Employees got no severance, clients got no goodbye
SummitStone’s CEO summed up the payment reform bluntly: “The pie didn’t get any bigger but the number of folks accessing the slices of pie did get bigger.”
Allen expects SummitStone will lose 5%-10% of its clients because “our reputation in the community has taken a hit” when so many people lost their jobs and many clients lost their therapists without notice.
“These are hard things,” Allen said. “It’s a hard conversation to tell the community that we are in an opioid crisis and we are in a loneliness crisis and the largest behavioral health provider in the area is laying off 10% of its staff. That doesn’t make sense.”
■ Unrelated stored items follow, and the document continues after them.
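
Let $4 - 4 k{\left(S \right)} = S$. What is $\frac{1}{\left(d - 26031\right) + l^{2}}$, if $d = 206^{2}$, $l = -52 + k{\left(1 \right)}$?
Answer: $\frac{16}{304505} \approx 5.2544 \cdot 10^{-5}$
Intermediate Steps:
$k{\left(S \right)} = 1 - \frac{S}{4}$
$l = - \frac{205}{4}$ ($l = -52 + \left(1 - \frac{1}{4}\right) = -52 + \frac{3}{4} = - \frac{205}{4} \approx -51.25$)
$d = 42436$
$\frac{1}{\left(d - 26031\right) + l^{2}} = \frac{1}{\left(42436 - 26031\right) + \left(- \frac{205}{4}\right)^{2}} = \frac{1}{\left(42436 - 26031\right) + \frac{42025}{16}} = \frac{1}{16405 + \frac{42025}{16}} = \frac{1}{\frac{304505}{16}} = \frac{16}{304505}$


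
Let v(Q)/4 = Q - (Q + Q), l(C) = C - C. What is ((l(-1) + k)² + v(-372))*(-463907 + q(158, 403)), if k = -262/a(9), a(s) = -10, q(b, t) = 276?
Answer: -25203444791/25 ≈ -1.0081e+9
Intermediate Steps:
l(C) = 0
v(Q) = -4*Q (v(Q) = 4*(Q - (Q + Q)) = 4*(Q - 2*Q) = 4*(-Q) = -4*Q)
k = 131/5 (k = -262/(-10) = -262*(-⅒) = 131/5 ≈ 26.200)
((l(-1) + k)² + v(-372))*(-463907 + q(158, 403)) = ((0 + 131/5)² - 4*(-372))*(-463907 + 276) = ((131/5)² + 1488)*(-463631) = (17161/25 + 1488)*(-463631) = (54361/25)*(-463631) = -25203444791/25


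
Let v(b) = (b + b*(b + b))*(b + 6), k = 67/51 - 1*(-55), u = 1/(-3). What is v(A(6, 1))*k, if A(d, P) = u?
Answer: -2872/81 ≈ -35.457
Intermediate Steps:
u = -⅓ (u = 1*(-⅓) = -⅓ ≈ -0.33333)
A(d, P) = -⅓
k = 2872/51 (k = 67*(1/51) + 55 = 67/51 + 55 = 2872/51 ≈ 56.314)
v(b) = (6 + b)*(b + 2*b²) (v(b) = (b + b*(2*b))*(6 + b) = (b + 2*b²)*(6 + b) = (6 + b)*(b + 2*b²))
v(A(6, 1))*k = -(6 + 2*(-⅓)² + 13*(-⅓))/3*(2872/51) = -(6 + 2*(⅑) - 13/3)/3*(2872/51) = -(6 + 2/9 - 13/3)/3*(2872/51) = -⅓*17/9*(2872/51) = -17/27*2872/51 = -2872/81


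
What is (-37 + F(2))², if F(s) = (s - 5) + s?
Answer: 1444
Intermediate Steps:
F(s) = -5 + 2*s (F(s) = (-5 + s) + s = -5 + 2*s)
(-37 + F(2))² = (-37 + (-5 + 2*2))² = (-37 + (-5 + 4))² = (-37 - 1)² = (-38)² = 1444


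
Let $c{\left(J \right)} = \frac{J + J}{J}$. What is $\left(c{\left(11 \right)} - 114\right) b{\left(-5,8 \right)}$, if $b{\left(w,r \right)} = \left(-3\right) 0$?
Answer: $0$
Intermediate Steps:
$b{\left(w,r \right)} = 0$
$c{\left(J \right)} = 2$ ($c{\left(J \right)} = \frac{2 J}{J} = 2$)
$\left(c{\left(11 \right)} - 114\right) b{\left(-5,8 \right)} = \left(2 - 114\right) 0 = \left(-112\right) 0 = 0$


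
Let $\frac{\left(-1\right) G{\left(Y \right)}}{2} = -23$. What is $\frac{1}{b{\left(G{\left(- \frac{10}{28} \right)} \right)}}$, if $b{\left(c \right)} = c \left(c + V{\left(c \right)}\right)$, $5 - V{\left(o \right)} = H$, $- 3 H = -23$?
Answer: $\frac{3}{5980} \approx 0.00050167$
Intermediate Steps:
$H = \frac{23}{3}$ ($H = \left(- \frac{1}{3}\right) \left(-23\right) = \frac{23}{3} \approx 7.6667$)
$G{\left(Y \right)} = 46$ ($G{\left(Y \right)} = \left(-2\right) \left(-23\right) = 46$)
$V{\left(o \right)} = - \frac{8}{3}$ ($V{\left(o \right)} = 5 - \frac{23}{3} = - \frac{8}{3}$)
$b{\left(c \right)} = c \left(- \frac{8}{3} + c\right)$ ($b{\left(c \right)} = c \left(c - \frac{8}{3}\right) = c \left(- \frac{8}{3} + c\right)$)
$\frac{1}{b{\left(G{\left(- \frac{10}{28} \right)} \right)}} = \frac{1}{\frac{1}{3} \cdot 46 \left(-8 + 3 \cdot 46\right)} = \frac{1}{\frac{1}{3} \cdot 46 \left(-8 + 138\right)} = \frac{1}{\frac{1}{3} \cdot 46 \cdot 130} = \frac{1}{\frac{5980}{3}} = \frac{3}{5980}$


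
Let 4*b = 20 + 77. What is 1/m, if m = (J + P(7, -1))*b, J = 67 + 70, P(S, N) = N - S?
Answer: 4/12513 ≈ 0.00031967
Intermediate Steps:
b = 97/4 (b = (20 + 77)/4 = (¼)*97 = 97/4 ≈ 24.250)
J = 137
m = 12513/4 (m = (137 + (-1 - 1*7))*(97/4) = (137 + (-1 - 7))*(97/4) = (137 - 8)*(97/4) = 129*(97/4) = 12513/4 ≈ 3128.3)
1/m = 1/(12513/4) = 4/12513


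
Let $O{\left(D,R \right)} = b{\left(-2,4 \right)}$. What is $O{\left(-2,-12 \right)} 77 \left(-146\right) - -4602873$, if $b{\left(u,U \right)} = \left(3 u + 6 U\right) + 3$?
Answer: $4366791$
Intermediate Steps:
$b{\left(u,U \right)} = 3 + 3 u + 6 U$
$O{\left(D,R \right)} = 21$ ($O{\left(D,R \right)} = 3 + 3 \left(-2\right) + 6 \cdot 4 = 3 - 6 + 24 = 21$)
$O{\left(-2,-12 \right)} 77 \left(-146\right) - -4602873 = 21 \cdot 77 \left(-146\right) - -4602873 = 1617 \left(-146\right) + 4602873 = -236082 + 4602873 = 4366791$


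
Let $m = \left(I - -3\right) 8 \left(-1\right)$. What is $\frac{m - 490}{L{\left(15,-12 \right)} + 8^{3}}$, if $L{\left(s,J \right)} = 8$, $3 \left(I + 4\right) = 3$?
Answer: $- \frac{49}{52} \approx -0.94231$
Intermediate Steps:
$I = -3$ ($I = -4 + \frac{1}{3} \cdot 3 = -4 + 1 = -3$)
$m = 0$ ($m = \left(-3 - -3\right) 8 \left(-1\right) = \left(-3 + 3\right) 8 \left(-1\right) = 0 \cdot 8 \left(-1\right) = 0 \left(-1\right) = 0$)
$\frac{m - 490}{L{\left(15,-12 \right)} + 8^{3}} = \frac{0 - 490}{8 + 8^{3}} = - \frac{490}{8 + 512} = - \frac{490}{520} = \left(-490\right) \frac{1}{520} = - \frac{49}{52}$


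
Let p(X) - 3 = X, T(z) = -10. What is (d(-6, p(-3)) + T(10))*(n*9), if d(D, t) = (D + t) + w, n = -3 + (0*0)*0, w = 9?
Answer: 189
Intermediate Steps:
n = -3 (n = -3 + 0*0 = -3 + 0 = -3)
p(X) = 3 + X
d(D, t) = 9 + D + t (d(D, t) = (D + t) + 9 = 9 + D + t)
(d(-6, p(-3)) + T(10))*(n*9) = ((9 - 6 + (3 - 3)) - 10)*(-3*9) = ((9 - 6 + 0) - 10)*(-27) = (3 - 10)*(-27) = -7*(-27) = 189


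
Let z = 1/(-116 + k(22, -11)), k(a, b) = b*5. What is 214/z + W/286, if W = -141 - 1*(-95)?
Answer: -5232965/143 ≈ -36594.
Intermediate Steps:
k(a, b) = 5*b
W = -46 (W = -141 + 95 = -46)
z = -1/171 (z = 1/(-116 + 5*(-11)) = 1/(-116 - 55) = 1/(-171) = -1/171 ≈ -0.0058480)
214/z + W/286 = 214/(-1/171) - 46/286 = 214*(-171) - 46*1/286 = -36594 - 23/143 = -5232965/143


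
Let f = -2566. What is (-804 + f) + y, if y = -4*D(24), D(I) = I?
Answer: -3466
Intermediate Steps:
y = -96 (y = -4*24 = -96)
(-804 + f) + y = (-804 - 2566) - 96 = -3370 - 96 = -3466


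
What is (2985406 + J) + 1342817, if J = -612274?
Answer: 3715949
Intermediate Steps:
(2985406 + J) + 1342817 = (2985406 - 612274) + 1342817 = 2373132 + 1342817 = 3715949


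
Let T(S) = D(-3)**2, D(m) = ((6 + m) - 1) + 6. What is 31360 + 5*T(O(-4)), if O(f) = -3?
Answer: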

Laid-off employees were invited to mandatory meetings in small groups and were told they could not return to their desks or contact their clients, that they would get no severance pay and that their health insurance would last until the end of the month, according to several former workers who spoke to The Colorado Sun.
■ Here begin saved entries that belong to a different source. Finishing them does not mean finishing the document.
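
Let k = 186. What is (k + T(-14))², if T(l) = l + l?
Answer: 24964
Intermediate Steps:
T(l) = 2*l
(k + T(-14))² = (186 + 2*(-14))² = (186 - 28)² = 158² = 24964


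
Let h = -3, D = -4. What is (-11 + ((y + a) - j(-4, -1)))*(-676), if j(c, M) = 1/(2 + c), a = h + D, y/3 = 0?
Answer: 11830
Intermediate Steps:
y = 0 (y = 3*0 = 0)
a = -7 (a = -3 - 4 = -7)
(-11 + ((y + a) - j(-4, -1)))*(-676) = (-11 + ((0 - 7) - 1/(2 - 4)))*(-676) = (-11 + (-7 - 1/(-2)))*(-676) = (-11 + (-7 - 1*(-½)))*(-676) = (-11 + (-7 + ½))*(-676) = (-11 - 13/2)*(-676) = -35/2*(-676) = 11830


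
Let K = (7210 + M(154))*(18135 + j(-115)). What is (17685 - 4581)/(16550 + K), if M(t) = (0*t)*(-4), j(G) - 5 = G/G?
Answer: 1638/16351645 ≈ 0.00010017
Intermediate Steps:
j(G) = 6 (j(G) = 5 + G/G = 5 + 1 = 6)
M(t) = 0 (M(t) = 0*(-4) = 0)
K = 130796610 (K = (7210 + 0)*(18135 + 6) = 7210*18141 = 130796610)
(17685 - 4581)/(16550 + K) = (17685 - 4581)/(16550 + 130796610) = 13104/130813160 = 13104*(1/130813160) = 1638/16351645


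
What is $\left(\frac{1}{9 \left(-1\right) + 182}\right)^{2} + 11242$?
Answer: $\frac{336461819}{29929} \approx 11242.0$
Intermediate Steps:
$\left(\frac{1}{9 \left(-1\right) + 182}\right)^{2} + 11242 = \left(\frac{1}{-9 + 182}\right)^{2} + 11242 = \left(\frac{1}{173}\right)^{2} + 11242 = \frac{1}{29929} + 11242 = \frac{336461819}{29929}$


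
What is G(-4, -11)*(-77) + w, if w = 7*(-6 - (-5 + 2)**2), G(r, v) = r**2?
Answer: -1337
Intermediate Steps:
w = -105 (w = 7*(-6 - 1*(-3)**2) = 7*(-6 - 1*9) = 7*(-6 - 9) = 7*(-15) = -105)
G(-4, -11)*(-77) + w = (-4)**2*(-77) - 105 = 16*(-77) - 105 = -1232 - 105 = -1337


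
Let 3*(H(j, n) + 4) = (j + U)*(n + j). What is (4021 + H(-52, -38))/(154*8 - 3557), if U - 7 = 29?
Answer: -1499/775 ≈ -1.9342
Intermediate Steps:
U = 36 (U = 7 + 29 = 36)
H(j, n) = -4 + (36 + j)*(j + n)/3 (H(j, n) = -4 + ((j + 36)*(n + j))/3 = -4 + ((36 + j)*(j + n))/3 = -4 + (36 + j)*(j + n)/3)
(4021 + H(-52, -38))/(154*8 - 3557) = (4021 + (-4 + 12*(-52) + 12*(-38) + (⅓)*(-52)² + (⅓)*(-52)*(-38)))/(154*8 - 3557) = (4021 + (-4 - 624 - 456 + (⅓)*2704 + 1976/3))/(1232 - 3557) = (4021 + (-4 - 624 - 456 + 2704/3 + 1976/3))/(-2325) = (4021 + 476)*(-1/2325) = 4497*(-1/2325) = -1499/775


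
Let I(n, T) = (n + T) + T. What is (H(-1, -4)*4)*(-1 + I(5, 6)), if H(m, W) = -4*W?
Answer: 1024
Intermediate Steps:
I(n, T) = n + 2*T (I(n, T) = (T + n) + T = n + 2*T)
(H(-1, -4)*4)*(-1 + I(5, 6)) = (-4*(-4)*4)*(-1 + (5 + 2*6)) = (16*4)*(-1 + (5 + 12)) = 64*(-1 + 17) = 64*16 = 1024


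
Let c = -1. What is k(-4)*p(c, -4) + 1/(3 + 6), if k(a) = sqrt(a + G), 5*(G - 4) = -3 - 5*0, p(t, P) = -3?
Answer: 1/9 - 3*I*sqrt(15)/5 ≈ 0.11111 - 2.3238*I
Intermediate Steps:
G = 17/5 (G = 4 + (-3 - 5*0)/5 = 4 + (-3 + 0)/5 = 4 + (1/5)*(-3) = 4 - 3/5 = 17/5 ≈ 3.4000)
k(a) = sqrt(17/5 + a) (k(a) = sqrt(a + 17/5) = sqrt(17/5 + a))
k(-4)*p(c, -4) + 1/(3 + 6) = (sqrt(85 + 25*(-4))/5)*(-3) + 1/(3 + 6) = (sqrt(85 - 100)/5)*(-3) + 1/9 = (sqrt(-15)/5)*(-3) + 1/9 = ((I*sqrt(15))/5)*(-3) + 1/9 = (I*sqrt(15)/5)*(-3) + 1/9 = -3*I*sqrt(15)/5 + 1/9 = 1/9 - 3*I*sqrt(15)/5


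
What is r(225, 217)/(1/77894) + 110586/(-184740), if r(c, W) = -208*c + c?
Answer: -111703442827931/30790 ≈ -3.6279e+9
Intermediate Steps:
r(c, W) = -207*c
r(225, 217)/(1/77894) + 110586/(-184740) = (-207*225)/(1/77894) + 110586/(-184740) = -46575/1/77894 + 110586*(-1/184740) = -46575*77894 - 18431/30790 = -3627913050 - 18431/30790 = -111703442827931/30790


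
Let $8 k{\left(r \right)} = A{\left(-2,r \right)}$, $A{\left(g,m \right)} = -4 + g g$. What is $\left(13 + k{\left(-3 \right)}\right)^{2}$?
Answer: $169$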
It’s a hard conversation to tell the community that we are in an opioid crisis and we are in a loneliness crisis and the largest behavioral health provider in the area is laying off 10% of its staff.
— Michael Allen, CEO of SummitStone
The CEO said the mental health center operated with a deficit as long as it could and that he tried to avoid layoffs by scrapping plans to renovate buildings, cutting travel and catering budgets and staff incentives. But in June, when the center got its rates and contracts for the upcoming fiscal year that started July 1, it was obvious that there was no way to break even without “dramatic” cuts in staff, Allen said.
“This was a last resort,” he said. “Nobody wanted to do this.”
The center partners with several other Larimer County agencies to provide mental health services and Allen said he is hopeful that those agencies can afford to pay the full salaries of those workers. The partners included Sunrise Community Health, a medical health center that integrates mental health care, and Outreach Fort Collins, a nonprofit that has a mobile mental health response team for people living outside.
“It all hurts. It’s all terrible. My heart aches,” Allen said. But, he added, SummitStone had to make the cuts in order to continue “to be here for our community.”
SummitStone has a contract with Larimer County to provide behavioral health care at the Acute Care Center at Longview Campus, which was not affected by the layoffs, county staff said.
As for client care, Allen said clients typically have a care team — including a case manager and a peer specialist with personal experience dealing with behavioral health issues — that will help them through the transition.
Former employees, however, accused Allen of not being honest with them about the budget crisis and said the layoffs came as a huge shock. Some said they have complained to state agencies, including the Department of Regulatory Agencies, about the way clients were “abandoned” because of the layoffs.
“We were all shocked by what was happening,” said Katie Rapson-Stecula, a supervisor who also provided therapy for a handful of clients. “Nobody discussed continuity of care for clients. There was no plan that we were able to be a part of as their providers. There were no warm handoffs. There wasn’t even a conversation to say goodbye.”
Rapson-Stecula said she couldn’t stop thinking about one of her clients who has a long history of suicide attempts. “It’s not how we are supposed to treat our clients in any way,” she said. “It’s unethical.”